Del piano salían sonidos diversos. López puso un pañuelo blanco en la mano de Paula. Pensó que lloraba de risa, pero no estaba seguro. La vio acercar rápidamente el pañuelo a la cara, y le acarició el hombro, apenas, un roce más que una caricia. Paula le sonrió, sin devolverle el pañuelo, y cuando estallaron los aplausos lo abrió en todo su tamaño y se sonó enérgicamente.

– Cochina -dijo López-. No te lo presté para eso.

– No importa -dijo Paula-. Es tan ordinario que me va a paspar la nariz.

– Yo toco mejor que ésa -dijo Jorge-. Que lo diga Persio.

– No entiendo nada de música -dijo Persio-. Salvo los pasodobles todo me es igual.

– Decí vos, mamá, si no toco mejor que esa chica.
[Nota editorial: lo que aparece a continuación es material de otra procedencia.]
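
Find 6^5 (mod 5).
6 ≡ 1 (mod 5). 5 = 4 + 1 (binary 101). Repeated squaring mod 5: 1^1 ≡ 1; 1^2 ≡ 1² = 1 ≡ 1; 1^4 ≡ 1² = 1 ≡ 1. Multiply: 6^5 ≡ 1^4 × 1^1 ≡ 1 × 1 (mod 5): 1 × 1 = 1 ≡ 1. So 6^5 ≡ 1 (mod 5).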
Y con todos los dedos, no dejando la mitad en el aire.

Claudia suspiró, reponiéndose de la masacre. Pasó la mano por la frente de Jorge.

– ¿De veras te sentís bien?

– Y claro -dijo Jorge, que esperaba el momento de su número-. Persio, mira la que se viene.

A una señal entre amable e imperiosa de don Galo, la Nelly avanzó hasta quedar arrinconada entre la cola del piano y la pared del fondo. Como no había contado con el reflector en plena cara («Está emocionada, pobrecita», decía doña Pepa para que todos oyeran), parpadeaba violentamente y terminó por levantar un brazo y taparse los ojos. El maître corrió obsequioso y alejó el reflector un par de metros. Todos aplaudían para alentar a la artista.

– Voy a declamar «Reír llorando», de Juan de Dios Peza -anunció la Nelly, poniendo las manos como si estuviera por hacer sonar unas castañuelas-. Viendo a Garrick, ator de la Inglaterra, la gente al aplaudirlo le decía…

– Yo también lo sé ese verso -dijo Jorge-. ¿Te acordás que lo recité en el café la otra noche? Ahora viene la parte del médico.